Bloody hell, this family's fucked-up-edness was so monumental Malick could earn himself a blissful eternity on Wolf's moon just by pulling
one
of their asses out of the fire. “Your brother used it to stay sane,” he offered, deliberately keeping his tone even—neither forgiving nor accusing, because it wasn't his place to tender either.
"Sane.” Joori heaved a weary snort, shook his head. He turned to face Malick, propping himself against the press, and crossed his arms over his chest. “He's my brother. He's my other Self. I love him more than I love myself, but I couldn't do what needed to be done to save him, not... not then."

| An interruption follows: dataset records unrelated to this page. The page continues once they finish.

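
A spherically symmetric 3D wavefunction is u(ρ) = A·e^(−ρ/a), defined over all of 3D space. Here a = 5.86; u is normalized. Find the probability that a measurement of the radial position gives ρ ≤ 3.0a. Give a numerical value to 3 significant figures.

P = ∫ |u|² 4πρ² dρ over ρ ≤ 3.0a.
A² is fixed by ∫₀^∞ 4πρ²|u|² dρ = 1, i.e. A² = (π·a^3)^(−1).
Substituting t = ρ/a, A², 4π and the length scale all cancel in the ratio: P = ∫_{0}^{3.0} t^2·e^(-2·t) dt / ∫_{0}^{∞} t^2·e^(-2·t) dt.
An antiderivative of t^2·e^(-2·t) is -(2·t^2 + 2·t + 1)·e^(-2·t)/4; evaluating from 0 to 3.0 gives 1/4 - 25·e^(-6)/4, while the full integral is 1/4.
Taking the ratio yields P = 0.9380.

P ≈ 0.938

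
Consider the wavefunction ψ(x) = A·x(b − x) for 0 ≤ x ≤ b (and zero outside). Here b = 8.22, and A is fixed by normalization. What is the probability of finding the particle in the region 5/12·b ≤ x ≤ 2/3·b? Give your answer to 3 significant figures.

P = ∫_{5/12·b}^{2/3·b} |ψ(x)|² dx.
Since A² = 1/(b^5/30), this is the region integral divided by the full normalization integral.
Let u = x/b; then A² and the length scale cancel, so P = ∫_{5/12}^{2/3} u^2·(1 - u)^2 du ÷ ∫_{0}^{1} u^2·(1 - u)^2 du.
An antiderivative of u^2·(1 - u)^2 is u^3·(6·u^2 - 15·u + 10)/30; evaluating from 5/12 to 2/3 gives ≈ 0.014783, while the full integral is 1/30.
The result is P = 0.4435.

P ≈ 0.444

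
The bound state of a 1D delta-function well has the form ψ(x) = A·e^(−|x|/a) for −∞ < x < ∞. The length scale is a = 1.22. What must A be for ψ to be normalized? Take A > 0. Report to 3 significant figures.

Require ∫ |ψ|² dx = 1 over the whole domain.
∫|ψ|² dx = A²·(a).
With a = 1.22: A² = 0.8197 and A = 0.9054.

A ≈ 0.905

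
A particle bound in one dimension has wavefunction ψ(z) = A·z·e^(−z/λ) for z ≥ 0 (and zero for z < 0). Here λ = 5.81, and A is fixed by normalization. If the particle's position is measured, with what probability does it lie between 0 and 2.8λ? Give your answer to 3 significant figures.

P ≈ 0.918

The probability is P = ∫ |ψ|² dz over [0, 2.8λ].
Since A² = 1/(λ^3/4), this is the region integral divided by the full normalization integral.
Let u = z/λ; then A² and the length scale cancel, so P = ∫_{0}^{2.8} u^2·e^(-2·u) du ÷ ∫_{0}^{∞} u^2·e^(-2·u) du.
An antiderivative of u^2·e^(-2·u) is -(2·u^2 + 2·u + 1)·e^(-2·u)/4; evaluating from 0 to 2.8 gives 1/4 - 557·e^(-28/5)/100, while the full integral is 1/4.
Taking the ratio, P = 0.9176.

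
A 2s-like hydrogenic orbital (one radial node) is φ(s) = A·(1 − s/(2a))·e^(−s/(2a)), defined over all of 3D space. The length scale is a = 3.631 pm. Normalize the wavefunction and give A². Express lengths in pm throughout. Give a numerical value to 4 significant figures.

A^2 ≈ 0.0008312 pm^(-3)

The normalization condition is ∫|φ|² 4πs² ds = 1 from 0 to ∞.
Carrying out the integral gives A² · 8·π·a^3.
Setting this equal to 1 gives A² = 1/(8·π·a^3).
With a = 3.631: A² = 0.00083115 and A = 0.028830.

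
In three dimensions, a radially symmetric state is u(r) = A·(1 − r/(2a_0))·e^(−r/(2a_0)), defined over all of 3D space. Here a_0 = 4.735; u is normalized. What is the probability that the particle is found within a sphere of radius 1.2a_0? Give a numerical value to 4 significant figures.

P ≈ 0.04244

With dV = 4πr²dr, the probability is ∫|u|² dV over r ≤ 1.2a_0.
The full normalization integral is A²·[8·π·a_0^3] = 1, fixing A².
Substituting t = r/a_0, A², 4π and the length scale all cancel in the ratio: P = ∫_{0}^{1.2} t^2·(1 - t/2)^2·e^(-t) dt / ∫_{0}^{∞} t^2·(1 - t/2)^2·e^(-t) dt.
An antiderivative of t^2·(1 - t/2)^2·e^(-t) is -(t^4/4 + t^2 + 2·t + 2)·e^(-t); evaluating from 0 to 1.2 gives 2 - 3974·e^(-6/5)/625, while the full integral is 2.
This evaluates to P = 0.042443.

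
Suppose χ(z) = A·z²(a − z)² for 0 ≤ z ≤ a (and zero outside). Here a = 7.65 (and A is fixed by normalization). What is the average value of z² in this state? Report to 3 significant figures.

The expectation value is the |χ|²-weighted average of z^2: ∫ z^2|χ|² dz.
Expanding the polynomial and integrating term by term, the ratio of the moment integral to the normalization integral gives ⟨z²⟩ = 3·a^2/11.
With a = 7.65, ⟨z^2⟩ = 15.96.

⟨z^2⟩ ≈ 16.0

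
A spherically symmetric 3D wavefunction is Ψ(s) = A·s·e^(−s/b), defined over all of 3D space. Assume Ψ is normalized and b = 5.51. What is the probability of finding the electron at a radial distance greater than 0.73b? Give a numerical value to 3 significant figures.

P ≈ 0.983

Integrate the radial probability density 4πs²|Ψ|² over s > 0.73b.
The full normalization integral is A²·[3·π·b^5] = 1, fixing A².
Substituting u = s/b, A², 4π and the length scale all cancel in the ratio: P = ∫_{0.73}^{∞} u^4·e^(-2·u) du / ∫_{0}^{∞} u^4·e^(-2·u) du.
An antiderivative of u^4·e^(-2·u) is -(u^4/2 + u^3 + 3·u^2/2 + 3·u/2 + 3/4)·e^(-2·u); evaluating from 0.73 to ∞ gives ≈ 0.73743, while the full integral is 3/4.
Taking the ratio yields P = 0.9832.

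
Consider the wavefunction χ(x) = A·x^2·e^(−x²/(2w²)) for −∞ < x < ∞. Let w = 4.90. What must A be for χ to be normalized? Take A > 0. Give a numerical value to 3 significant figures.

A ≈ 0.0163

The normalization condition is ∫|χ|² dx = 1 from −∞ to ∞.
∫|χ|² dx = A²·(3·√(π)·w^5/4).
Substituting w = 4.90 gives A² = 0.0002663, so A = 0.01632.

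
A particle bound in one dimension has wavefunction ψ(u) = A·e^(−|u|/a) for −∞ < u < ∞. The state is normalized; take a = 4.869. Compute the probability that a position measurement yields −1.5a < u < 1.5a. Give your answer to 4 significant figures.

The probability is P = ∫ |ψ|² du over [−1.5a, 1.5a].
With A² fixed by ∫|ψ|² = 1, i.e. A² = (a)^(−1), substitute and integrate.
Both integrals are even about u = 0, so only the u ≥ 0 halves are needed (the factors of 2 cancel). Let t = u/a; then A² and the length scale cancel, so P = ∫_{0}^{1.5} e^(-2·t) dt ÷ ∫_{0}^{∞} e^(-2·t) dt.
Using ∫ e^(-2·t) dt = -e^(-2·t)/2, the numerator is 1/2 - e^(-3)/2 and the denominator is 1/2.
The result is P = 0.95021.

P ≈ 0.9502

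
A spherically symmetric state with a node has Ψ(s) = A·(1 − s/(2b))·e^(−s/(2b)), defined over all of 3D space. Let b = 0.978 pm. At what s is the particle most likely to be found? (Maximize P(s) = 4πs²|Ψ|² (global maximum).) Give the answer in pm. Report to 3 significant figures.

s ≈ 5.12 pm

Differentiate P(s) = 4πs²|Ψ|² with respect to s and set to zero.
This gives s = b·(√(5) + 3).
With b = 0.978, the most probable radial distance is 5.121 pm.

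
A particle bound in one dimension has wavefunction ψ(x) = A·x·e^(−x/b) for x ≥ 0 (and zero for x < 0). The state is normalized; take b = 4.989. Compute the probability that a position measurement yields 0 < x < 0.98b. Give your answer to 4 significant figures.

P ≈ 0.3125

|ψ|² is the probability density, so P = ∫_{0}^{0.98b} |ψ|² dx.
The normalization integral ∫|ψ|²dx over the whole domain equals b^3/4·A², and A² cancels in the ratio.
Let u = x/b; then A² and the length scale cancel, so P = ∫_{0}^{0.98} u^2·e^(-2·u) du ÷ ∫_{0}^{∞} u^2·e^(-2·u) du.
With ∫ u^2·e^(-2·u) du = -(2·u^2 + 2·u + 1)·e^(-2·u)/4 + C, the region integral is 1/4 - 6101·e^(-49/25)/5000 and the full one is 1/4.
Taking the ratio, P = 0.31250.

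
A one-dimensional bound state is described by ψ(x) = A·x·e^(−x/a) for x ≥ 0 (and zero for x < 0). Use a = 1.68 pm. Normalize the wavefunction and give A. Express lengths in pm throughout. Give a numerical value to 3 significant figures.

We need A² ∫|f|² dx = 1, taking the integral from 0 to ∞.
With ψ = A·x·e^(−x/a), the integral evaluates to A²·[a^3/4].
So A² = (a^3/4)^(−1).
Plugging in a = 1.68 yields A = 0.9185.

A ≈ 0.918 pm^(-3/2)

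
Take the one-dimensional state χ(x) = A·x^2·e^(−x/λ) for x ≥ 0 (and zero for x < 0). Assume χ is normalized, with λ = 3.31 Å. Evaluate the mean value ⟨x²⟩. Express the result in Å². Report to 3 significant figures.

⟨x²⟩ = ∫ x^2 |χ|² dx over the full domain.
Using ∫₀^∞ xⁿ e^(−αx) dx = n!/αⁿ⁺¹, the ratio of the moment integral to the normalization integral gives ⟨x²⟩ = 15·λ^2/2.
With λ = 3.31, ⟨x^2⟩ = 82.17.

⟨x^2⟩ ≈ 82.2 Å^2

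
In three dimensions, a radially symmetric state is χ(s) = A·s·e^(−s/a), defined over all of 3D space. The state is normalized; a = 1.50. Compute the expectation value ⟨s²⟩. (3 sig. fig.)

⟨s^2⟩ ≈ 16.9

By definition ⟨s²⟩ = ∫ s^2 |χ(s)|² 4πs² ds.
With ∫₀^∞ s^6 e^(−αs) ds = 6!/α^7, since the A² factors cancel between numerator and denominator, ⟨s²⟩ = 15·a^2/2.
With a = 1.50, ⟨s^2⟩ = 16.88.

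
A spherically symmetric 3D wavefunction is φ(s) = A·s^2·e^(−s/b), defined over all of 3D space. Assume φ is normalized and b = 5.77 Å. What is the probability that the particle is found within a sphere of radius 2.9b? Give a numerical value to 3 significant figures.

P ≈ 0.362

Integrate the radial probability density 4πs²|φ|² over s ≤ 2.9b.
The full normalization integral is A²·[45·π·b^7/2] = 1, fixing A².
Substituting u = s/b, A², 4π and the length scale all cancel in the ratio: P = ∫_{0}^{2.9} u^6·e^(-2·u) du / ∫_{0}^{∞} u^6·e^(-2·u) du.
With ∫ u^6·e^(-2·u) du = -(4·u^6 + 12·u^5 + 30·u^4 + 60·u^3 + 90·u^2 + 90·u + 45)·e^(-2·u)/8 + C, the region integral is ≈ 2.0340 and the full one is 45/8.
The region integral divided by the full integral gives P = 0.3616.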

Malick narrowed his eyes. “And you could now?” Joori merely stared at him, calm and seemingly reasonable; it sent a frisson up Malick's backbone. “Say what you mean, seyh.” Malick's tone was soft and deadly quiet. His eyes cut to Fen, lying on his back between them, as deeply unconscious as Umeia would risk, defenseless. Malick's posture tensed, his hand going slowly to rest over the knife on his belt, abruptly aware of all the weapons just lying there, right in Joori's reach.